NYSE Disaster Recovery Blunder Triggered Major Trading Glitch

NYSE Disaster Recovery Blunder Triggered Major Trading Glitch

The NYSE (New York Stock Exchange) is beleaguered by criticism after an unexpected outage and IT error caused drastic price fluctuations in blue-chip stocks and billions worth of trades to be called off.

The NYSE blamed the ‘technical’ glitch on a manual error with its disaster recovery (DR) system, according to The Register

Let’s Flesh out the Reasons Behind the “Mayhem”

The exchange’s secondary Chicago data centre is supposed to protect US stock markets in the event of an outage or when a natural disaster strikes the venue.

As part of regular maintenance activities, the DR system should be tested daily and shut down manually after the closing bell.

However, on Monday, January 23rd, after the market was closed, an NYSE staffer failed to turn off the disaster recovery system correctly.

The result: the backup system, which is meant to be turned on in the event of a disaster incident only, was left operating overnight. 

It means that the exchange’s trading acted as if Tuesday’s trades were being carried on with the prices of Monday’s trade. 

The consequence: at 9:30 am on Tuesday, as trading started, the NYSE software malfunctioned, and skipped the day’s opening auctions which set prices incorrectly and unfortunately, led to a debacle.

The NYSE, in a statement, said, “The root cause was determined to be a manual error involving the exchange’s disaster recovery configuration at system start of day.

What Was the Consequence?

The technical error triggered a string of events with catastrophic repercussions.

What NYSE addressed as a “system error” caused shares in over 250 firms to go haywire, with some firms encountering fluctuations in their stock prices by around 25%. 

As reported, a total of 84 stocks saw their valuations drastically plunge or surge until they had reached the limits set to thwart securities from trading at extreme prices.

According to a statement released on Wednesday morning, due to the system disruption, 81 stocks had short-sale restrictions (SSR) implemented “erroneously,” with Snap and Morgan Stanley being badly affected. 

While Morgan’s share price dropped by 13%, Walmart saw an increase of 12% in its share price due to the error.

Soon after NYSE halted the most egregious transactions, it stated: “Approximately 4,341 trades in 251 symbols should be busted (canceled).”

NYSE Fielding Claims

NYSE officials spent hours hunting down the reason behind the turmoil until it was confirmed that no such trading chaos would occur again.

“The issues around our market open on Tuesday are our collective responsibility, and we have moved swiftly and decisively to resolve them as a team,” explained a spokesperson from NYSE to Bloomberg. “A core value of ICE (Intercontinental Exchange, NYSE’s parent company) and the NYSE is our commitment to collaboration.”

NYSE is evaluating the financial losses stemming from this “wreck” and is fielding claims from the affected businesses as per exchange regulations.

Automated DR Systems Can Decrease System Failure Risks

Analysts unanimously agreed that automation could help avoid such system errors entirely.

Automation eliminates human error,” according to Dennis Hahn, an analyst at Omdia. “If this [DR system] required to be manually shutdown, this is ridiculous and asking for trouble.”

In short, when it comes to disaster planning for data centres, one of the key elements is deploying an automated DR framework

Future-focused DR solutions like Protera enable customisable and automated backup scheduling.
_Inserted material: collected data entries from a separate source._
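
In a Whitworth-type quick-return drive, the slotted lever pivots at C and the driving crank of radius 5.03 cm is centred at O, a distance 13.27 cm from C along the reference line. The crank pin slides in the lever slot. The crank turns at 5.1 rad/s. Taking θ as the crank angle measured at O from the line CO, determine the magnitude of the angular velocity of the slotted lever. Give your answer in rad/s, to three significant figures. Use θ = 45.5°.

ω = 5.1 rad/s
Crank pin A relative to C: A = (d + r cosθ, r sinθ); lever angle φ = atan2(r sinθ, d + r cosθ).
Differentiating tanφ: φ̇ = rω(d cosθ + r)/(d² + r² + 2dr cosθ).
d² + r² + 2dr cosθ = |CA|² = 0.0294963 m²;  d cosθ + r = +0.14331 m.
|ω_lever| = |0.0503·5.1·+0.14331| / 0.0294963 = 1.2464 rad/s.

1.25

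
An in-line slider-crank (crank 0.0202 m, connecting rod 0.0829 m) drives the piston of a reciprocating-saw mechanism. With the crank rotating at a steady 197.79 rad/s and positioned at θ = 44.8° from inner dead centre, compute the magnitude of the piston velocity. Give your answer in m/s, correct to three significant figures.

ω = 197.8 rad/s
For an in-line slider-crank, x = r cosθ + √(L² − r² sin²θ), so v = −rω sinθ·[1 + r cosθ/√(L² − r² sin²θ)].
With r = 0.0202 m, L = 0.0829 m, θ = 44.8°: √(L² − r² sin²θ) = 0.081669 m.
v = −0.0202·197.8·0.70463·[1 + 0.0202·0.70957/0.081669] = -3.3094 m/s.
|v| = 3.3094 m/s.

3.31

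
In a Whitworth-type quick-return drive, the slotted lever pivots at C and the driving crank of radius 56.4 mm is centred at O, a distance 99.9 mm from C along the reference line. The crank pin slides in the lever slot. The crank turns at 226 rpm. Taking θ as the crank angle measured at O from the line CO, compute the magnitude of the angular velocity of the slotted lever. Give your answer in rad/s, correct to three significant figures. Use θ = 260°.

4.65

ω = 23.67 rad/s (from 226 rpm).
Crank pin A relative to C: A = (d + r cosθ, r sinθ); lever angle φ = atan2(r sinθ, d + r cosθ).
Differentiating tanφ: φ̇ = rω(d cosθ + r)/(d² + r² + 2dr cosθ).
d² + r² + 2dr cosθ = |CA|² = 0.0112042 m²;  d cosθ + r = +0.039053 m.
|ω_lever| = |0.0564·23.67·+0.039053| / 0.0112042 = 4.6525 rad/s.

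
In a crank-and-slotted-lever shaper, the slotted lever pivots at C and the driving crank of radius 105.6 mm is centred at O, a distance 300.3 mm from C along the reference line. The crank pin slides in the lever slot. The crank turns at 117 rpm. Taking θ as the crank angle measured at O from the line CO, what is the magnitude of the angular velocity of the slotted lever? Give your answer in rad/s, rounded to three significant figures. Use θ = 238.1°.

ω = 12.25 rad/s (from 117 rpm).
Crank pin A relative to C: A = (d + r cosθ, r sinθ); lever angle φ = atan2(r sinθ, d + r cosθ).
Differentiating tanφ: φ̇ = rω(d cosθ + r)/(d² + r² + 2dr cosθ).
d² + r² + 2dr cosθ = |CA|² = 0.0678161 m²;  d cosθ + r = -0.05309 m.
|ω_lever| = |0.1056·12.25·-0.05309| / 0.0678161 = 1.0129 rad/s.

1.01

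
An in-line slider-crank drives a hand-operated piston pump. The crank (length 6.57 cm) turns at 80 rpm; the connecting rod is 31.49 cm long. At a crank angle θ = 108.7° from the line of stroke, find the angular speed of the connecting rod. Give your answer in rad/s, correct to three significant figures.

ω = 8.378 rad/s (converted from 80 rpm).
The rod makes angle φ with the slider axis where L sinφ = r sinθ; differentiating, L cosφ·φ̇ = r ω cosθ.
L cosφ = √(L² − r² sin²θ) = 0.30869 m.
|ω_rod| = r ω |cosθ| / √(L² − r² sin²θ) = 0.0657·8.378·0.32061/0.30869 = 0.57167 rad/s.

0.572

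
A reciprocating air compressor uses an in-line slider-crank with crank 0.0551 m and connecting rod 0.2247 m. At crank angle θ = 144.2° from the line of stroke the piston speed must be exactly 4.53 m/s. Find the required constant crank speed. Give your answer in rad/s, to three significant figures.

For an in-line slider-crank, |v_piston| = rω|sinθ|·[1 + r cosθ/√(L² − r² sin²θ)].
With r = 0.0551 m, L = 0.2247 m, θ = 144.2°: the bracketed kinematic factor |dx/dθ| = 0.025754 m.
ω = v/|dx/dθ| = 4.53/0.025754 = 175.9 rad/s.

176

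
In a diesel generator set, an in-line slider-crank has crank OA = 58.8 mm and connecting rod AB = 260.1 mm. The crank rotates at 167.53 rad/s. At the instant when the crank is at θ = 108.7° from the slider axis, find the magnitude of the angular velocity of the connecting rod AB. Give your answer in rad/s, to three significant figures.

ω = 167.5 rad/s
The rod makes angle φ with the slider axis where L sinφ = r sinθ; differentiating, L cosφ·φ̇ = r ω cosθ.
L cosφ = √(L² − r² sin²θ) = 0.25407 m.
|ω_rod| = r ω |cosθ| / √(L² − r² sin²θ) = 0.0588·167.5·0.32061/0.25407 = 12.431 rad/s.

12.4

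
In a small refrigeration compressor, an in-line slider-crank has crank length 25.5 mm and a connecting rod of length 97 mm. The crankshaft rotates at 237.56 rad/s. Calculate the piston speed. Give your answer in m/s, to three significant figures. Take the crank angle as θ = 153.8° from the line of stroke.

2.04

ω = 237.6 rad/s
For an in-line slider-crank, x = r cosθ + √(L² − r² sin²θ), so v = −rω sinθ·[1 + r cosθ/√(L² − r² sin²θ)].
With r = 0.0255 m, L = 0.097 m, θ = 153.8°: √(L² − r² sin²θ) = 0.096344 m.
v = −0.0255·237.6·0.44151·[1 + 0.0255·-0.89726/0.096344] = -2.0394 m/s.
|v| = 2.0394 m/s.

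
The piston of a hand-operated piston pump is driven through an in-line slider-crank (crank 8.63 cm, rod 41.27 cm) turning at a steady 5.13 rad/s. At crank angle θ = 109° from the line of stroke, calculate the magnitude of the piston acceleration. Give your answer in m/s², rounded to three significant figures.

1.12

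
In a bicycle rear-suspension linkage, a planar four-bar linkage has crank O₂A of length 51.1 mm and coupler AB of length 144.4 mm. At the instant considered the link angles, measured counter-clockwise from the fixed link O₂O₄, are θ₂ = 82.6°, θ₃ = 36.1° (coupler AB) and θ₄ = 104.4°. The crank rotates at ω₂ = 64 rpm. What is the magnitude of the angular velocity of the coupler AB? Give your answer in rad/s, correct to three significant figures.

0.948

ω₂ = 6.702 rad/s (from 64 rpm).
Differentiating the loop-closure r₂e^{iθ₂}+r₃e^{iθ₃}=r₁+r₄e^{iθ₄} gives r₂ω₂e^{iθ₂}+r₃ω₃e^{iθ₃}=r₄ω₄e^{iθ₄}.
Eliminating the other unknown: ω₃ = r₂ω₂ sin(θ₄−θ₂) / [r₃ sin(θ₃−θ₄)].
Numerator sine = +0.37137; denominator sine = -0.92913.
Result = 0.0511·6.702·(+0.37137) / (0.1444·(-0.92913)) = -0.94796 rad/s; magnitude 0.94796 rad/s.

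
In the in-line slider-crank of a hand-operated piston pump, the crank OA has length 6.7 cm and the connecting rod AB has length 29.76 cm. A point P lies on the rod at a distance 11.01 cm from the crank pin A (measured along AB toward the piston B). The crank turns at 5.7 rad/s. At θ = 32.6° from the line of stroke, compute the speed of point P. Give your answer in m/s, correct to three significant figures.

0.299

ω = 5.7 rad/s.  Crank-pin speed |V_A| = rω = 0.3819 m/s, perpendicular to OA.
Rod angle: sinφ = −(r/L) sinθ ⇒ φ = -6.967°; ω_rod = −rω cosθ/√(L²−r²sin²θ) = -1.0891 rad/s.
V_P = V_A + ω_rod × AP, with AP = 0.1101 m along the rod.
Components: V_Px = −rω sinθ − a·ω_rod·sinφ = -0.2203 m/s;  V_Py = rω cosθ + a·ω_rod·cosφ = +0.2027 m/s.
|V_P| = √(V_Px² + V_Py²) = 0.29937 m/s.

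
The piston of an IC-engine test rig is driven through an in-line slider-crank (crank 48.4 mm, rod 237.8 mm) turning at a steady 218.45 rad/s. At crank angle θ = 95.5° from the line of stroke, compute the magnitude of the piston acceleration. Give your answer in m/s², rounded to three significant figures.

692

ω = 218.4 rad/s
x(θ) = r cosθ + √(L² − r² sin²θ); with ω constant, a = ω²·d²x/dθ².
d²x/dθ² = −r cosθ − r²(cos2θ)/√u − r⁴ sin²2θ/(4u^{3/2}),  u = L² − r² sin²θ = 0.0542278 m².
Substituting r = 0.0484 m, L = 0.2378 m, θ = 95.5°: d²x/dθ² = +0.01451 m.
a = ω²·d²x/dθ² = (218.4)²·(+0.01451) = +692.41 m/s²;  |a| = 692.41 m/s².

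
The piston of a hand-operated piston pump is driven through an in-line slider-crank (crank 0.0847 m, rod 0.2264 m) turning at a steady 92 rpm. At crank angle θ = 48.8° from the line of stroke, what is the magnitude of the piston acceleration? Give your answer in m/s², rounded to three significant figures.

4.89

ω = 2π·92/60 = 9.634 rad/s
x(θ) = r cosθ + √(L² − r² sin²θ); with ω constant, a = ω²·d²x/dθ².
d²x/dθ² = −r cosθ − r²(cos2θ)/√u − r⁴ sin²2θ/(4u^{3/2}),  u = L² − r² sin²θ = 0.0471955 m².
Substituting r = 0.0847 m, L = 0.2264 m, θ = 48.8°: d²x/dθ² = -0.052656 m.
a = ω²·d²x/dθ² = (9.634)²·(-0.052656) = -4.8875 m/s²;  |a| = 4.8875 m/s².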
Plus, it frees users from manually configuring each device while also allowing them to back up their business-critical data in multiple locations. 

The result: significantly minimised human intervention, ensuring business continuity.

With customisable RPO and RTO objectives, users can set their systems for backup—every day, every hour, or even every few minutes—based on their backup policies.

Wrapping Up

Unfortunately, the NYSE backup blunder is not the only high-profile operation disruption occurring in January due to manual errors. The recent massive system crash in NYSE raises concern among US retail investors. The occurrence indicates that NYSE should “come up with something better” and implement automation and best practices for disaster recovery management.